Many of MY TESTS will be built partly from the "reality checks".  These review basic grammar points.  I have a variety of contextual ways to check your vacabulary, but for each test you will probably find at least one small "odd-man-out" exercise.  The idea is to read four words or expressions horizontally, find that three of them fit neatly in a category which you will discern, and one does not.  You cross that one out.  Each test from that of chapter one on will contain two video activities, based on our Deux Mondes video tape.  The first is in digital form on the Deux Mondes Mac-specific video CDR.  The activities will be very much like those on your "video practice" web site.

ORAL ACTIVITIES:  All of you will be expected to give oral responses called for in the activities we do on class.  I will also have you read aloud, especially from reading selection with the earphone icon next to them.  In addition, wherever you see scheduled something called "2 phrases", this means that you will have memorized two French sentences from the chapter related to eachother and to the chapter theme.  I will ask you to recite these the day they are scheduled.  If you are absent that day, you might have to recite them the second you step back into class.  Finally, we have five oral projects.  I have written a special advice essay for you on oral performance at http://www.utm.edu/departments/french/f115oral.html

LAB:  As you can see, we ask you to sign up for two lab periods (50 min.) per week.  This is as much a part of your class as the regulr class sessions, except that you do not need to prepare for a lab, and you will be working on your own with the help of software and web sites instead of a teacher.  We make you responsible for your time there by taking roll, insisting that you show us what you have done, and by testing you on a variety of the activities available.  You must examine all of your academic, organisation, work and social calendars to find the best time for this work.  Read the "Procedure to sign up" under "Lab Work" in your syllabus.  You will never run out of work to do in the lab.  There, you can do a number of activities which will be repeated (some times verbatim) on the tests.  If you are not getting 100% of these sections right, then you might consider spending more time in the lab.
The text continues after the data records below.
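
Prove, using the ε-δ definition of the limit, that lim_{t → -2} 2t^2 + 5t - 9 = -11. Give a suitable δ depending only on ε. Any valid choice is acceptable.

δ = min(2, ε/9)

Suppose ε > 0. We want δ > 0 such that 0 < |t + 2| < δ implies |(2t^2 + 5t - 9) + 11| < ε.
(2t^2 + 5t - 9) + 11 = 2t^2 + 5t + 2 = (t + 2)(2t + 1).
So |(2t^2 + 5t - 9) + 11| = |t + 2|·|2t + 1|.
Require δ ≤ 2. Then |t + 2| < 2 gives |t| < 4, and by the triangle inequality |2t + 1| ≤ 2·4 + 1 = 9.
Hence |(2t^2 + 5t - 9) + 11| ≤ 9|t + 2| < ε provided |t + 2| < ε/9.
Take δ = min(2, ε/9). Then 0 < |t + 2| < δ gives both |t + 2| < 2 and |t + 2| < ε/9, so |(2t^2 + 5t - 9) + 11| < ε.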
LAB IS FOR LANGUAGE WORK ONLY.  If you are seen using it for entertainment, you will be given an "absent" for the session, and will have to make it up.
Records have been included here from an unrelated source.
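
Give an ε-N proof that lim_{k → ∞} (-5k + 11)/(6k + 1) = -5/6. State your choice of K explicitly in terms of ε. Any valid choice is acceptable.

K = (71/36)/ε

Let ε > 0. For k ≥ 1, |(-5k + 11)/(6k + 1) + 5/6| = |71|/(6(6k + 1)) = 71/(6(6k + 1)).
Since 6k + 1 ≥ 6k for k ≥ 1, this is ≤ 71/(6·6k) = (71/36)/k.
So |(-5k + 11)/(6k + 1) + 5/6| < ε whenever k > (71/36)/ε.
Take K = (71/36)/ε. If k > K then |(-5k + 11)/(6k + 1) + 5/6| ≤ (71/36)/k < ε.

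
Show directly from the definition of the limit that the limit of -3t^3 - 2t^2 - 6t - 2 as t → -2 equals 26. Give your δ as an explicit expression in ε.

δ = min(1, ε/53)

Fix ε > 0. We want δ > 0 such that 0 < |t + 2| < δ implies |(-3t^3 - 2t^2 - 6t - 2) − 26| < ε.
(-3t^3 - 2t^2 - 6t - 2) − 26 = -3t^3 - 2t^2 - 6t - 28 = (t + 2)(-3t^2 + 4t - 14).
So |(-3t^3 - 2t^2 - 6t - 2) − 26| = |t + 2|·|-3t^2 + 4t - 14|.
Require δ ≤ 1. Then |t + 2| < 1 gives |t| < 3, and by the triangle inequality |-3t^2 + 4t - 14| ≤ 3·3^2 + 4·3 + 14 = 53.
Hence |(-3t^3 - 2t^2 - 6t - 2) − 26| ≤ 53|t + 2| < ε provided |t + 2| < ε/53.
Take δ = min(1, ε/53). Then 0 < |t + 2| < δ gives both |t + 2| < 1 and |t + 2| < ε/53, so |(-3t^3 - 2t^2 - 6t - 2) − 26| < ε.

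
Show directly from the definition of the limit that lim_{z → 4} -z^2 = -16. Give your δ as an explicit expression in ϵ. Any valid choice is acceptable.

δ = min(1, ϵ/9)

Let ϵ > 0. We want δ > 0 such that 0 < |z − 4| < δ implies |(-z^2) + 16| < ϵ.
(-z^2) + 16 = -z^2 + 16 = (z − 4)(-z - 4).
So |(-z^2) + 16| = |z − 4|·|-z - 4|.
Assume first that |z − 4| < 1, so |z| < 5. Then |-z - 4| ≤ 5 + 4 = 9.
Hence |(-z^2) + 16| ≤ 9|z − 4| < ϵ provided |z − 4| < ϵ/9.
Choosing δ = min(1, ϵ/9) ensures both conditions, hence |(-z^2) + 16| < ϵ.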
WRITTEN WORK: We ask that you write answers to your assigned textbook exercises in a notebook labeled properly so I can look over your shoulder and see you have attempted in good faith to do them.  Lab work can either be reported via our lab sheets or printed out and handed to me if you want me to look at a particular exercise.  For the rest, I will occasionally ask for a short report and there are also those cultural event reports.  I insist that these be typed and I give you my permission to send them by email (either as a Microsoft Word attachment or  in the body of the message).  I am particularly concerned that you learn to to handle accenteed letters on the computer, because you will be doing it all your lives.